Non sarebbe contrastante con tale ricostruzione il fatto che nella richiesta di riesame non è necessario indicare i motivi, volti a delimitare l'ambito del devolutum, perché questa caratteristica è comune all'opposizione al decreto penale di condanna, pacificamente ricondotta tra i mezzi di impugnazione. L'unico elemento distonico di questo inquadramento, è rappresentato dalla perdita di efficacia del provvedimento in caso di mancato rispetto dei termini.
Va, ad onor del vero, precisato però che il riesame presenta comunque connotati peculiari rispetto alla generale categoria di riferimento, dovuti al particolare thema decidendum devoluto al giudice del controllo.

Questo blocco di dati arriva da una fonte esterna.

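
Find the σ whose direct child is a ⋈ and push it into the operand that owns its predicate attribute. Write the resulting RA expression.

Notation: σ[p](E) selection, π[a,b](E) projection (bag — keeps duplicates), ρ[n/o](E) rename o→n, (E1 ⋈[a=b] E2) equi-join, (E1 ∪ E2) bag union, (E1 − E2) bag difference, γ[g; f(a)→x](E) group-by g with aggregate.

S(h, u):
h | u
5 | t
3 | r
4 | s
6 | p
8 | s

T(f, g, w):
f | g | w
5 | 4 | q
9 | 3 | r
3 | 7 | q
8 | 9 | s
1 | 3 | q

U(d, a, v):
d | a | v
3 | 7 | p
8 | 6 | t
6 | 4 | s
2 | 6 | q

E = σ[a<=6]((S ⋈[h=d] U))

σ filters on a, owned by the right side.
E' = (S ⋈[h=d] σ[a<=6](U))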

Il tema cautelare, infatti, è per sua natura instabile, basato su elementi mutevoli, che permettono di definire l'ordinanza cautelare con un provvedimento rebus sic stantibus. Per questo la decisione cautelare dovrà giovarsi sempre della corrispondenza con l'attuale situazione, rifiutando ogni stabilità definitiva al provvedimento.
Conclusivamente, quindi, si può affermare che ci sono disposizioni dettate dal libro IX del codice di procedura penale che possono essere applicate anche alle impugnazioni cautelari, anche in ragione del fatto che alcune norme specifiche che riguardano le impugnazioni delle misure cautelari dettano una disciplina derogatoria rispetto a quella generale, che si spiega solo in relazione a una normale applicabilità delle altre disposizioni.
Non si può, però, giungere ad una completa e aprioristica applicazione della disciplina, anche nel silenzio del legislatore, che non sempre è indice di uniformità di trattamento.